LLM Tool-Selection Benchmark (Search-Agent Harness)

June 12, 2026 in-progress

Problem & stakes

LLM “search agents” live or die on one unglamorous skill: given a user’s question and a set of tools, pick the right retrieval call with the right arguments. Most benchmarks score the agent’s final answer, which conflates retrieval reasoning with everything downstream — generation quality, the corpus, the index. I wanted to isolate and measure just the reasoning: the part you actually swap models for.

Constraints

Measure the model, not the infrastructure. The corpus and tool responses are simulated (hardcoded JSON) so results don’t drift with an index or an embedding model.
Discriminate, don’t just invoke. Real tool menus include plausible wrong tools; a benchmark that only asks “can it call a tool” saturates immediately.
Comparable across providers. One canonical tool schema (OpenAI function-calling); the Anthropic adapter converts internally, so OpenAI, Anthropic, and local Ollama models all sit the same exam.
Cost-aware by construction. Quality comes first, but cost is real — the headline metric has to price it in.

Approach

A single-turn evaluation harness: each task is one prompt → one expected tool call, scored all-or-nothing on the tool name plus every argument. The decisions that carry the design:

CPC (Cost Per Correct) as the north star — total run cost / tasks solved with the correct retrieval strategy. It rewards a cheap model that’s right and punishes an expensive one that’s confidently wrong.
Four realistic tools (semantic search with filters, fetch-by-id, metadata listing, query decomposition) mirroring real search APIs — trimmed from nine after red-teaming.
Distractor tools (categorically-wrong plus semantic near-misses) to test tool discrimination, tracked as an unscored behavioral metric.
Multi-step chains with non-adjacent state dependencies built from real conversation history, plus parallel-invocation tasks — the cases where single-turn selection stops being trivial.

Tradeoffs

All-or-nothing scoring over partial credit — binary correctness keeps CPC unambiguous and interpretable; partial credit is deferred.
Simulated corpus over a real index — gives up end-to-end realism to buy isolation and reproducibility, which is the entire point.
Keyword-contains matching for free-text arguments over an LLM judge — no judge cost or variance, paid for with authoring discipline on both sides.

Results

A 23-task hardened dataset run across 12 model configurations (OpenAI, Anthropic, and local Gemma), scored on CPC.
The first run surfaced the expected finding: single-turn tool selection from small tool sets is saturated industry-wide — which is precisely why the dataset now leans on longer chains, constraint-dense filters, near-miss distractors, and parallel invocation.
A live dashboard with per-config CPC, a cost/quality scatter, chain pass-rates, and distractor-pick behavior.

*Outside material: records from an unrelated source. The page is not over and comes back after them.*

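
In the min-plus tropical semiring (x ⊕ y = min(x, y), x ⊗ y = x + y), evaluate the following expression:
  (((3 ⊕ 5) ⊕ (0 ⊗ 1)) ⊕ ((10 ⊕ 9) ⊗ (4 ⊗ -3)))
(((3 ⊕ 5) ⊕ (0 ⊗ 1)) ⊕ ((10 ⊕ 9) ⊗ (4 ⊗ -3))) = 1

Expand innermost to outermost. Recall ⊕ takes the minimum of its arguments and ⊗ takes their sum. Working out the expression (((3 ⊕ 5) ⊕ (0 ⊗ 1)) ⊕ ((10 ⊕ 9) ⊗ (4 ⊗ -3))) gives 1.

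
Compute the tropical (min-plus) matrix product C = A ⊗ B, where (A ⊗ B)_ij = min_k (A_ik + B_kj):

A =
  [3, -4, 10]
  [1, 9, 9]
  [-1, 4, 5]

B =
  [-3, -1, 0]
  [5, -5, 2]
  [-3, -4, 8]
A ⊗ B =
  [0, -9, -2]
  [-2, 0, 1]
  [-4, -2, -1]

Apply the min-plus product entry-by-entry:
  C[0][0] = min over k of (A[0][0] + B[0][0] = 3 + -3 = 0, A[0][1] + B[1][0] = -4 + 5 = 1, A[0][2] + B[2][0] = 10 + -3 = 7) = 0 (attained at k = 0)
  C[0][1] = min over k of (A[0][0] + B[0][1] = 3 + -1 = 2, A[0][1] + B[1][1] = -4 + -5 = -9, A[0][2] + B[2][1] = 10 + -4 = 6) = -9 (attained at k = 1)
  C[0][2] = min over k of (A[0][0] + B[0][2] = 3 + 0 = 3, A[0][1] + B[1][2] = -4 + 2 = -2, A[0][2] + B[2][2] = 10 + 8 = 18) = -2 (attained at k = 1)
  C[1][0] = min over k of (A[1][0] + B[0][0] = 1 + -3 = -2, A[1][1] + B[1][0] = 9 + 5 = 14, A[1][2] + B[2][0] = 9 + -3 = 6) = -2 (attained at k = 0)
  C[1][1] = min over k of (A[1][0] + B[0][1] = 1 + -1 = 0, A[1][1] + B[1][1] = 9 + -5 = 4, A[1][2] + B[2][1] = 9 + -4 = 5) = 0 (attained at k = 0)
  C[1][2] = min over k of (A[1][0] + B[0][2] = 1 + 0 = 1, A[1][1] + B[1][2] = 9 + 2 = 11, A[1][2] + B[2][2] = 9 + 8 = 17) = 1 (attained at k = 0)
  C[2][0] = min over k of (A[2][0] + B[0][0] = -1 + -3 = -4, A[2][1] + B[1][0] = 4 + 5 = 9, A[2][2] + B[2][0] = 5 + -3 = 2) = -4 (attained at k = 0)
  C[2][1] = min over k of (A[2][0] + B[0][1] = -1 + -1 = -2, A[2][1] + B[1][1] = 4 + -5 = -1, A[2][2] + B[2][1] = 5 + -4 = 1) = -2 (attained at k = 0)
  C[2][2] = min over k of (A[2][0] + B[0][2] = -1 + 0 = -1, A[2][1] + B[1][2] = 4 + 2 = 6, A[2][2] + B[2][2] = 5 + 8 = 13) = -1 (attained at k = 0)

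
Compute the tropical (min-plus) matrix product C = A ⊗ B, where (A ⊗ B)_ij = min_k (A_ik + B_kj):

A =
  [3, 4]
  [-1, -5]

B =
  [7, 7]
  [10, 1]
A ⊗ B =
  [10, 5]
  [5, -4]

Apply the min-plus product entry-by-entry:
  C[0][0] = min over k of (A[0][0] + B[0][0] = 3 + 7 = 10, A[0][1] + B[1][0] = 4 + 10 = 14) = 10 (attained at k = 0)
  C[0][1] = min over k of (A[0][0] + B[0][1] = 3 + 7 = 10, A[0][1] + B[1][1] = 4 + 1 = 5) = 5 (attained at k = 1)
  C[1][0] = min over k of (A[1][0] + B[0][0] = -1 + 7 = 6, A[1][1] + B[1][0] = -5 + 10 = 5) = 5 (attained at k = 1)
  C[1][1] = min over k of (A[1][0] + B[0][1] = -1 + 7 = 6, A[1][1] + B[1][1] = -5 + 1 = -4) = -4 (attained at k = 1)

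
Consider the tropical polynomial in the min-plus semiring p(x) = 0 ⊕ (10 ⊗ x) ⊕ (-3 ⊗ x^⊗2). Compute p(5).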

View live results → cpc.sahilashar.com

Code: github.com/SahilAshar/llm-token-harness

Lessons

The benchmark is the product. Once “can it call a tool” saturates, the signal moves entirely into discrimination (near-miss tools) and state (multi-step, non-adjacent dependencies) — so a good harness spends its complexity budget there, not on more easy tasks. And pricing the metric — CPC rather than raw accuracy — changes the ranking: the cheapest correct model, not the most capable one, tends to win on cost-per-correct.